Elementary schools across the province are restricted to welcoming back up to 50% of their student population on a given day. Middle schools and high schools, meanwhile, can only welcome up to 20% of their students back per day.
“We hope that the June restart is part of something that will help us have an even stronger start to school in September," Fleming said.
As for September, Fleming said schools are likely to be a hybrid of in-class and online learning.
That would make it much like what students will be experiencing this month as they return to classes after an approximately six-week layoff. In-person classes were called off March 17 as a measure to control the spread of COVID-19.
Fleming said the hybrid model would be in place until a vaccine for COVID-19 is available and “the pandemic is officially over in this part of the world and around the globe.”

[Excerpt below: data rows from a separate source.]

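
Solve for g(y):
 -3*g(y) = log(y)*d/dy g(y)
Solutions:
 g(y) = C1*exp(-3*li(y))


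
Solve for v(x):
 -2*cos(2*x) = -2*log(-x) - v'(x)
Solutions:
 v(x) = C1 - 2*x*log(-x) + 2*x + sin(2*x)


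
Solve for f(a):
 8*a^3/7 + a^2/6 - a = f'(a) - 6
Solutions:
 f(a) = C1 + 2*a^4/7 + a^3/18 - a^2/2 + 6*a


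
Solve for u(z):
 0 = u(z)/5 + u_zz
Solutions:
 u(z) = C1*sin(sqrt(5)*z/5) + C2*cos(sqrt(5)*z/5)


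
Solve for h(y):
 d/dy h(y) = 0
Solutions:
 h(y) = C1


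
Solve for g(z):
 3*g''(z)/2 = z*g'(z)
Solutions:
 g(z) = C1 + C2*erfi(sqrt(3)*z/3)


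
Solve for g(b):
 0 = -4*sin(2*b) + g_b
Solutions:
 g(b) = C1 - 2*cos(2*b)


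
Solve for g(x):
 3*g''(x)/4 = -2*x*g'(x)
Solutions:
 g(x) = C1 + C2*erf(2*sqrt(3)*x/3)


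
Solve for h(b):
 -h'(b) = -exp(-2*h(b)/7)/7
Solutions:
 h(b) = 7*log(-sqrt(C1 + b)) - 7*log(7) + 7*log(2)/2
 h(b) = 7*log(C1 + b)/2 - 7*log(7) + 7*log(2)/2


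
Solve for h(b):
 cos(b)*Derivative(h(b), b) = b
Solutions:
 h(b) = C1 + Integral(b/cos(b), b)


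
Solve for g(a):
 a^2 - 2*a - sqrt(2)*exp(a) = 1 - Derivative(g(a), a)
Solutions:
 g(a) = C1 - a^3/3 + a^2 + a + sqrt(2)*exp(a)


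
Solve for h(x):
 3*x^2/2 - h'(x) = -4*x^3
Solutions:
 h(x) = C1 + x^4 + x^3/2


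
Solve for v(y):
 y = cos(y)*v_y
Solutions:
 v(y) = C1 + Integral(y/cos(y), y)


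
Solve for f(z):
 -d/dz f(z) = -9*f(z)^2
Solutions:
 f(z) = -1/(C1 + 9*z)


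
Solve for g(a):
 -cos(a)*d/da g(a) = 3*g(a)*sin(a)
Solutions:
 g(a) = C1*cos(a)^3


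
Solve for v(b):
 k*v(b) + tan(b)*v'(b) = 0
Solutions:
 v(b) = C1*exp(-k*log(sin(b)))


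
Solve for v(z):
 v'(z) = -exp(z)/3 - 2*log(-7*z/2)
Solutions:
 v(z) = C1 - 2*z*log(-z) + 2*z*(-log(7) + log(2) + 1) - exp(z)/3


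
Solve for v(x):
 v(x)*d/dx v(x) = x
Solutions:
 v(x) = -sqrt(C1 + x^2)
 v(x) = sqrt(C1 + x^2)


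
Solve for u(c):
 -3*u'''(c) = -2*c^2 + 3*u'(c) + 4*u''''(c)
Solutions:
 u(c) = C1 + C2*exp(c*(-2 + (4*sqrt(39) + 25)^(-1/3) + (4*sqrt(39) + 25)^(1/3))/8)*sin(sqrt(3)*c*(-(4*sqrt(39) + 25)^(1/3) + (4*sqrt(39) + 25)^(-1/3))/8) + C3*exp(c*(-2 + (4*sqrt(39) + 25)^(-1/3) + (4*sqrt(39) + 25)^(1/3))/8)*cos(sqrt(3)*c*(-(4*sqrt(39) + 25)^(1/3) + (4*sqrt(39) + 25)^(-1/3))/8) + C4*exp(-c*((4*sqrt(39) + 25)^(-1/3) + 1 + (4*sqrt(39) + 25)^(1/3))/4) + 2*c^3/9 - 4*c/3


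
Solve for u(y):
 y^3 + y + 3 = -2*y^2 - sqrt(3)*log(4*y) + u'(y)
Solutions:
 u(y) = C1 + y^4/4 + 2*y^3/3 + y^2/2 + sqrt(3)*y*log(y) - sqrt(3)*y + 2*sqrt(3)*y*log(2) + 3*y


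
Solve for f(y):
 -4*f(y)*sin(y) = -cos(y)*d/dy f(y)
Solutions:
 f(y) = C1/cos(y)^4


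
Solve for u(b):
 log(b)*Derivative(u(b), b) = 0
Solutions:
 u(b) = C1


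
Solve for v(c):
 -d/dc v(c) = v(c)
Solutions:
 v(c) = C1*exp(-c)


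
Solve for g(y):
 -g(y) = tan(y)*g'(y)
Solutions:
 g(y) = C1/sin(y)


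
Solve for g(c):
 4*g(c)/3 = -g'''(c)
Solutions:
 g(c) = C3*exp(-6^(2/3)*c/3) + (C1*sin(2^(2/3)*3^(1/6)*c/2) + C2*cos(2^(2/3)*3^(1/6)*c/2))*exp(6^(2/3)*c/6)


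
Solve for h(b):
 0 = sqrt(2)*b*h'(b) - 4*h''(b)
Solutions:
 h(b) = C1 + C2*erfi(2^(3/4)*b/4)


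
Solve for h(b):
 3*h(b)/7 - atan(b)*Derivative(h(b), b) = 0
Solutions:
 h(b) = C1*exp(3*Integral(1/atan(b), b)/7)


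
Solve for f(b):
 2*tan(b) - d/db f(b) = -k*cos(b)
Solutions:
 f(b) = C1 + k*sin(b) - 2*log(cos(b))


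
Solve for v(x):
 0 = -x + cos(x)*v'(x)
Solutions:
 v(x) = C1 + Integral(x/cos(x), x)


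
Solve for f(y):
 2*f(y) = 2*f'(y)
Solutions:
 f(y) = C1*exp(y)


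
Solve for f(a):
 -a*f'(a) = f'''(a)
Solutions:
 f(a) = C1 + Integral(C2*airyai(-a) + C3*airybi(-a), a)


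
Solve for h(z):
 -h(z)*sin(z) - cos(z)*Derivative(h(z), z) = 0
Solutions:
 h(z) = C1*cos(z)


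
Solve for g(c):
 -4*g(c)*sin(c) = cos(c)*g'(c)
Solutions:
 g(c) = C1*cos(c)^4


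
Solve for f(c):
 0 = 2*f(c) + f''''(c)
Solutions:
 f(c) = (C1*sin(2^(3/4)*c/2) + C2*cos(2^(3/4)*c/2))*exp(-2^(3/4)*c/2) + (C3*sin(2^(3/4)*c/2) + C4*cos(2^(3/4)*c/2))*exp(2^(3/4)*c/2)


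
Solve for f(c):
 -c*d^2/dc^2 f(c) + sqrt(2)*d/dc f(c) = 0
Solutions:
 f(c) = C1 + C2*c^(1 + sqrt(2))


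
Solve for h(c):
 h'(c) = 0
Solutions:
 h(c) = C1


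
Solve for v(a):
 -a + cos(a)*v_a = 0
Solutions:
 v(a) = C1 + Integral(a/cos(a), a)


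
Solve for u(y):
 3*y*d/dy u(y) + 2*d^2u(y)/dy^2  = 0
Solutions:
 u(y) = C1 + C2*erf(sqrt(3)*y/2)


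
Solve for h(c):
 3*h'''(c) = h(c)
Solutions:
 h(c) = C3*exp(3^(2/3)*c/3) + (C1*sin(3^(1/6)*c/2) + C2*cos(3^(1/6)*c/2))*exp(-3^(2/3)*c/6)


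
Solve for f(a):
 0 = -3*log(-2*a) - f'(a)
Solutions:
 f(a) = C1 - 3*a*log(-a) + 3*a*(1 - log(2))


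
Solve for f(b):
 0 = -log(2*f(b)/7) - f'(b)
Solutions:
 Integral(1/(log(_y) - log(7) + log(2)), (_y, f(b))) = C1 - b


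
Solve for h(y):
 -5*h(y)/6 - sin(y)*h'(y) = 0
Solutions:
 h(y) = C1*(cos(y) + 1)^(5/12)/(cos(y) - 1)^(5/12)


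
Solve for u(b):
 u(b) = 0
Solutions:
 u(b) = 0


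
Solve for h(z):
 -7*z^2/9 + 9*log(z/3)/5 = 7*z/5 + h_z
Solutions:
 h(z) = C1 - 7*z^3/27 - 7*z^2/10 + 9*z*log(z)/5 - 9*z*log(3)/5 - 9*z/5


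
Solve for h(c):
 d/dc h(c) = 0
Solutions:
 h(c) = C1


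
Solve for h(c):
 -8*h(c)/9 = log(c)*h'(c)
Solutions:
 h(c) = C1*exp(-8*li(c)/9)


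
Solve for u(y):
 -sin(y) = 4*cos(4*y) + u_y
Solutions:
 u(y) = C1 - sin(4*y) + cos(y)


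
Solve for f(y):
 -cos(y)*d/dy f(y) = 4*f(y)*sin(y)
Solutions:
 f(y) = C1*cos(y)^4


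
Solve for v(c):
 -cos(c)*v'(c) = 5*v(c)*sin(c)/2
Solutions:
 v(c) = C1*cos(c)^(5/2)


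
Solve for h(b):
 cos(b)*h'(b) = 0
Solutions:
 h(b) = C1


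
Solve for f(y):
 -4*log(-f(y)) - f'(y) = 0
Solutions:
 -li(-f(y)) = C1 - 4*y


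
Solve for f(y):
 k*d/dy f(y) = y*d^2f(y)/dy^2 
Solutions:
 f(y) = C1 + y^(re(k) + 1)*(C2*sin(log(y)*Abs(im(k))) + C3*cos(log(y)*im(k)))


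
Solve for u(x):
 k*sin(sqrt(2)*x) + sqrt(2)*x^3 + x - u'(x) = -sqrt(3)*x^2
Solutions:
 u(x) = C1 - sqrt(2)*k*cos(sqrt(2)*x)/2 + sqrt(2)*x^4/4 + sqrt(3)*x^3/3 + x^2/2


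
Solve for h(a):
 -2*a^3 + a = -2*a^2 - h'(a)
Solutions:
 h(a) = C1 + a^4/2 - 2*a^3/3 - a^2/2


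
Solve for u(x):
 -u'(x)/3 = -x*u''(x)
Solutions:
 u(x) = C1 + C2*x^(4/3)


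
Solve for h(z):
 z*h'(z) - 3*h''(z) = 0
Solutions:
 h(z) = C1 + C2*erfi(sqrt(6)*z/6)


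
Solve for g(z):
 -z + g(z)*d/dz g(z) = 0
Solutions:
 g(z) = -sqrt(C1 + z^2)
 g(z) = sqrt(C1 + z^2)


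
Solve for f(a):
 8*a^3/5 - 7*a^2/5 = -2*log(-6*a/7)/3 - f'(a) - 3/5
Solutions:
 f(a) = C1 - 2*a^4/5 + 7*a^3/15 - 2*a*log(-a)/3 + a*(-10*log(6) + 1 + 10*log(7))/15


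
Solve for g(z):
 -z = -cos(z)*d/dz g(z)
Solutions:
 g(z) = C1 + Integral(z/cos(z), z)


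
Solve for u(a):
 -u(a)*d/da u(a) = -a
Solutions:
 u(a) = -sqrt(C1 + a^2)
 u(a) = sqrt(C1 + a^2)


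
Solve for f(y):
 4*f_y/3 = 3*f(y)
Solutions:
 f(y) = C1*exp(9*y/4)


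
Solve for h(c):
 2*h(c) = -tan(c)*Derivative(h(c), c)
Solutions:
 h(c) = C1/sin(c)^2


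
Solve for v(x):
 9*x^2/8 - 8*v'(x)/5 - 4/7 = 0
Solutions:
 v(x) = C1 + 15*x^3/64 - 5*x/14


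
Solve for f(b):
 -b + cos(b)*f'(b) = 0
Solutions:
 f(b) = C1 + Integral(b/cos(b), b)


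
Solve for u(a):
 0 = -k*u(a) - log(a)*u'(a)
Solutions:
 u(a) = C1*exp(-k*li(a))


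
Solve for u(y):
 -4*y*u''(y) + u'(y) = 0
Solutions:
 u(y) = C1 + C2*y^(5/4)


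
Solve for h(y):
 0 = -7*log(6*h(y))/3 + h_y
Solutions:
 -3*Integral(1/(log(_y) + log(6)), (_y, h(y)))/7 = C1 - y


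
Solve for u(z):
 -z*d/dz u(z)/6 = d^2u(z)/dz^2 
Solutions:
 u(z) = C1 + C2*erf(sqrt(3)*z/6)


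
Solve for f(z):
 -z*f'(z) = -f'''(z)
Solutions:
 f(z) = C1 + Integral(C2*airyai(z) + C3*airybi(z), z)


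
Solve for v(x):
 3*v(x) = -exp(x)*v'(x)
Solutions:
 v(x) = C1*exp(3*exp(-x))


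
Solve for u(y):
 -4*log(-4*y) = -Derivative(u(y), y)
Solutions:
 u(y) = C1 + 4*y*log(-y) + 4*y*(-1 + 2*log(2))


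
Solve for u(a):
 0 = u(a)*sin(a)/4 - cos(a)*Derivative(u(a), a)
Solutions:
 u(a) = C1/cos(a)^(1/4)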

“We’ll make an official call as to how strong the restart of school is going to look like, come Labour Day, for the next school year.”
He said B.C. has to be ready for a “second wave” of COVID-19 later this year. “We have to prepare to move forward as we have done this Monday, and move backward when we get into the fall and winter.”
B.C.’s provincial health officer Dr. Bonnie Henry said May 30 she would not be surprised if “one or two” cases emerge in schools in the coming weeks. So far, 82 young people under the age of 19 have tested positive for COVID-19.
The June session for schools is seen as a way to gauge what will be needed in September, Fleming said.
“We know that a lot of students have struggled at home solely based on remote online learning,” Fleming said. “I know teachers have done incredibly innovative things to make learning fun and engaging, but a lot of kids have missed in-class instruction.”
Parents who change their minds about their children staying home and now want to send them back can still contact their schools, he said.
Michele Wiebe, president of the Peace River North Teachers' Association, acknowledged the work of teachers and district administrators to prepare for both the return to class, and for online learning at the end of March.
“Everybody has worked really hard to get this up and running," said Wiebe. “Teachers worked extremely hard to bring valuable learning opportunities to students online as well as to support vulnerable and ESW students in schools these past two months. They have gone above and beyond during this pandemic.”
But, teachers are still concerned how health and safety protocols are being enforced and monitored, Wiebe said, from how front doors are being staffed when students arrive to school to how physical distancing is being policed, she said. There have been conflicting reports from teachers across the district and elsewhere in the province, she said.
"To be honest, teachers are anxious about being back in the class with students this month," Wiebe said.
"The PRNTA is also concerned and very unhappy the decision was made to have teachers return to schools with students. Even though extra cleaning has taken place in schools and WorkSafeBC protocols have been followed, all it takes is one teacher or student to contract COVID-19 and it could spread to many households in our area."
“For this not to go sideways, this has to be a community effort. I cannot stress this enough, or there might be terrible repercussions," Wiebe added.
SD60 has asked the public to not use school playgrounds during the day so students can use them, but they remain open during the evening. People are asked to follow public health guidelines if they do.
“Because we now have far more kids in session, whenever possible we want them outside with their class or teacher,” Petrucci said.
Petrucci said schools are making adjustments to their site safety plans as the return to school rolls out.
“Certainly as all this gets going we’re working through any inconsistencies. That would be expected,” Petrucci said. “We’re adhering to every guideline and requirement.”